Where a character is invulnerable there can still be drama, however; it can come from the choices that they make, or are forced to make, and the emotions that they experience. But here, too, I struggle. I don't see how I can empathise with someone whose moral code is as bullet-proof as his chest and whose most taxing dilemma is "face or groin?" in terms of where on the victim's body the knuckles should be repeatedly applied.
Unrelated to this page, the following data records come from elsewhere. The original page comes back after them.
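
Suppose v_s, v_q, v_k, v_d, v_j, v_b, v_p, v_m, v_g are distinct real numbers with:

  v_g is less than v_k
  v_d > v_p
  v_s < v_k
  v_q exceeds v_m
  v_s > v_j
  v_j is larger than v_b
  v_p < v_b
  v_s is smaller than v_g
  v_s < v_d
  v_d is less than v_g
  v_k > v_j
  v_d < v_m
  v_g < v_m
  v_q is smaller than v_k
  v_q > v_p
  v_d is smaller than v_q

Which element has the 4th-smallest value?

v_s

The consecutive relations fix a unique order: v_p < v_b < v_j < v_s < v_d < v_g < v_m < v_q < v_k.
Counting 4 from the smallest end gives v_s.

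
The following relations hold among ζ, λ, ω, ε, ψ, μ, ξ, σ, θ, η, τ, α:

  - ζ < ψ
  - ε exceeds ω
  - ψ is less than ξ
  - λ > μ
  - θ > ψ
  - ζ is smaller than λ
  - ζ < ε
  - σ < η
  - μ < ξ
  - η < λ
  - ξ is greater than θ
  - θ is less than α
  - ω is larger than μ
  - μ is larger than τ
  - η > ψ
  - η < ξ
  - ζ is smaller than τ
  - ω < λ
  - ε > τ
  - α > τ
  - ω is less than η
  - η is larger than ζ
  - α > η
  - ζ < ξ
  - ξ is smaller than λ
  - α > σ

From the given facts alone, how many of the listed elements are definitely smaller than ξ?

The elements the relations force below ξ are σ, ζ, ψ, θ, τ, μ, ω, η — no chain reaches any other.
That is 8.

8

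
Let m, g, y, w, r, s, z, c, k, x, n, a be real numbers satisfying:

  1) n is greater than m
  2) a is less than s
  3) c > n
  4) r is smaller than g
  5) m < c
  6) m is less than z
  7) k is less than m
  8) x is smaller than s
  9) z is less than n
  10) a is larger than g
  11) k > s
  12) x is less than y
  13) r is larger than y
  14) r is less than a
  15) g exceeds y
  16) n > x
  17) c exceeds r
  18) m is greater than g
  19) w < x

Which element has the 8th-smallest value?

k

Piecing the relations together gives one ordering: w < x < y < r < g < a < s < k < m < z < n < c.
Counting 8 from the smallest end gives k.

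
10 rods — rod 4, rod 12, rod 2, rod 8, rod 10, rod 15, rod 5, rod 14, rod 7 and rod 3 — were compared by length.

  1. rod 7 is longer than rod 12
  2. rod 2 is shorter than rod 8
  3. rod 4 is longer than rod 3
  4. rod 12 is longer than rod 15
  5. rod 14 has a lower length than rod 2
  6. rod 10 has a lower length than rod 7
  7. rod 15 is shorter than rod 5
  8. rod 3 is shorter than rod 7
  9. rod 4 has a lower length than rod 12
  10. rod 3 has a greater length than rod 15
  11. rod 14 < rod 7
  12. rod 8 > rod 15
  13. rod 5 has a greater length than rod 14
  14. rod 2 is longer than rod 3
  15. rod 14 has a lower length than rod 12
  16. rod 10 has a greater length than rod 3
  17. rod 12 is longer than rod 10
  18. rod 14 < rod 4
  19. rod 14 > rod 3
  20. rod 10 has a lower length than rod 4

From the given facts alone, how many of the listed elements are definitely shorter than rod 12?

Directly below rod 12: rod 15, rod 14, rod 10, rod 4.
One step further: rod 3 (5 so far).
No other element is forced below rod 12 by the given relations, so the count is 5.

5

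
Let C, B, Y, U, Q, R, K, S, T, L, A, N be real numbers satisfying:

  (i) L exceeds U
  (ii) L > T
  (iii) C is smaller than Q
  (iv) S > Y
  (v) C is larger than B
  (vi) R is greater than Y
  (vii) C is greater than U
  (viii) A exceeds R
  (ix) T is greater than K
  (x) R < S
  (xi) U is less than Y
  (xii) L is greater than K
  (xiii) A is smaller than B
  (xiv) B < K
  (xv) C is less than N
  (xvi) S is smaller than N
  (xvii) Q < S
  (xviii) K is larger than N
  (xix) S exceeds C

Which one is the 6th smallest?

C

Piecing the relations together gives one ordering: U < Y < R < A < B < C < Q < S < N < K < T < L.
Counting 6 from the smallest end gives C.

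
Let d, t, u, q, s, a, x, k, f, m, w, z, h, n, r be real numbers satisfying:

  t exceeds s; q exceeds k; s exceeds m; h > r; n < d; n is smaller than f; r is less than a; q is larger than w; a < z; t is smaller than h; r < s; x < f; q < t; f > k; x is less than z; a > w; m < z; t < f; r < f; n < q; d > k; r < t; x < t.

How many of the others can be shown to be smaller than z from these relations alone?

5

The elements the relations force below z are m, w, r, x, a — no chain reaches any other.
That is 5.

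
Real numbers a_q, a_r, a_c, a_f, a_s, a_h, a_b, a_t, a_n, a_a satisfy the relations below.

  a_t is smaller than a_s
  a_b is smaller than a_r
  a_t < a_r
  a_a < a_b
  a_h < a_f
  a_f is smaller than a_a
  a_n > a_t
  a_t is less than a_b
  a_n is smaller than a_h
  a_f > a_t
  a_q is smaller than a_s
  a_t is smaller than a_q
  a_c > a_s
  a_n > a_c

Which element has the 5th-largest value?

a_h

Chaining the given pairs: a_t < a_q < a_s < a_c < a_n < a_h < a_f < a_a < a_b < a_r.
The 5th largest is a_h.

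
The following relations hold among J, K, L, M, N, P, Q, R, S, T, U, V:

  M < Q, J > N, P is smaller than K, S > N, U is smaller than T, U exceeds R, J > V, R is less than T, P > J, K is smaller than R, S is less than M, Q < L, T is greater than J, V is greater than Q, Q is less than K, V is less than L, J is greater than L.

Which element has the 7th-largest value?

Chaining the given pairs: N < S < M < Q < V < L < J < P < K < R < U < T.
Counting 7 from the largest end gives L.

L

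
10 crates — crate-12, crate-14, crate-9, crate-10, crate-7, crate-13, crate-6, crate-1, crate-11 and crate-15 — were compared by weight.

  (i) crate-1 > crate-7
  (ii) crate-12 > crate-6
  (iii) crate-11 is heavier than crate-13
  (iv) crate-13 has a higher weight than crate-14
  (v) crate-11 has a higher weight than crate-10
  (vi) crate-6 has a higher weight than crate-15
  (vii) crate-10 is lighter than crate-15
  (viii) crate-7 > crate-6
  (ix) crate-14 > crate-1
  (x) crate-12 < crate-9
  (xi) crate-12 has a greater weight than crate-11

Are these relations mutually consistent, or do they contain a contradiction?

consistent

The single ordering crate-10 < crate-15 < crate-6 < crate-7 < crate-1 < crate-14 < crate-13 < crate-11 < crate-12 < crate-9 satisfies every listed relation, so no contradiction arises.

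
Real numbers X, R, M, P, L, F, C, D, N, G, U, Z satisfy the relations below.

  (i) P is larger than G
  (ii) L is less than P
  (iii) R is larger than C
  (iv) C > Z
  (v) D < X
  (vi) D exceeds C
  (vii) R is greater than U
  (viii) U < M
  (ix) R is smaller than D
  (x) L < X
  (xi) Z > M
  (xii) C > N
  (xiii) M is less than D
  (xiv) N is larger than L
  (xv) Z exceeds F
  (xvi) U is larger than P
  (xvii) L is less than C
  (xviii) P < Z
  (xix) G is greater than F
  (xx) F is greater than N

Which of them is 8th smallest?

Z

Piecing the relations together gives one ordering: L < N < F < G < P < U < M < Z < C < R < D < X.
The 8th smallest is Z.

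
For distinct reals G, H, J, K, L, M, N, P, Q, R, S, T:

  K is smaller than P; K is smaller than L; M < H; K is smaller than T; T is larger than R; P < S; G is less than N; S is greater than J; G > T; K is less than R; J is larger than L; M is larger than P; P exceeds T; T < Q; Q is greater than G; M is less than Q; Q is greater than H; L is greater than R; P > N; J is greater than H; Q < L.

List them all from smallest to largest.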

As a result I didn't really care about Superman. Why should I? He's definitely going to win, he's not going to get hurt, he's going to be on the moral high ground from the start and remain on it until the end, and he's not anything like me. The characters that I care about are flawed and vulnerable and make bad decisions and change their minds and sometimes do bad things for good reasons and sometimes do good things for bad reasons. In short, they're human. Even Zod was more human than Superman - he was confined by an accident of birth into a role in society that meant that he had to do a bad thing (destroy all humans) for a good reason (to save his people), and he didn't really give any indication that he was particularly happy about it. Right up until he went cardboard ("Now that you've foiled my plan I'm going to kill everyone on this planet ha ha ha ha ha ha!") I think I liked Zod more than I liked Superman.

When I spoke to a friend about this they said to me oh but have you read the comics it's all in the comics in the comics he's like really really deep and he's got like this really really complex moral code that he can't ever ever break even if he like really really wants to and it makes much more sense if you've read the comics and. I don't care about what's in the comics, I'm talking about the film. I don't expect to have to read 200,000 words of context in order to enjoy what is being presented as a stand-alone narrative. That'd be like going to a restaurant and having to eat a million potatoes beforehand in order for their chips to taste good.

So although Superman is exactly the person I'd like to find standing next to me if a leather-and-denim-clad motorbike gang from a 1980s film jumped me under a disused railway bridge on my way to pilates, in Man Of Steel he's just boring. Give me a bat-obsessed billionaire vigilante clearly suffering the harrowing psychological effects of post-traumatic stress disorder any day.

PS Man Of Steel wasn't all bad. I liked the part when Superman and Zod were fighting and Zod said "This can only end one way" and then described the two ways that it could end. Also, the surprising girth of Laurence Fishburne is always entertaining. What happened to you, Furious?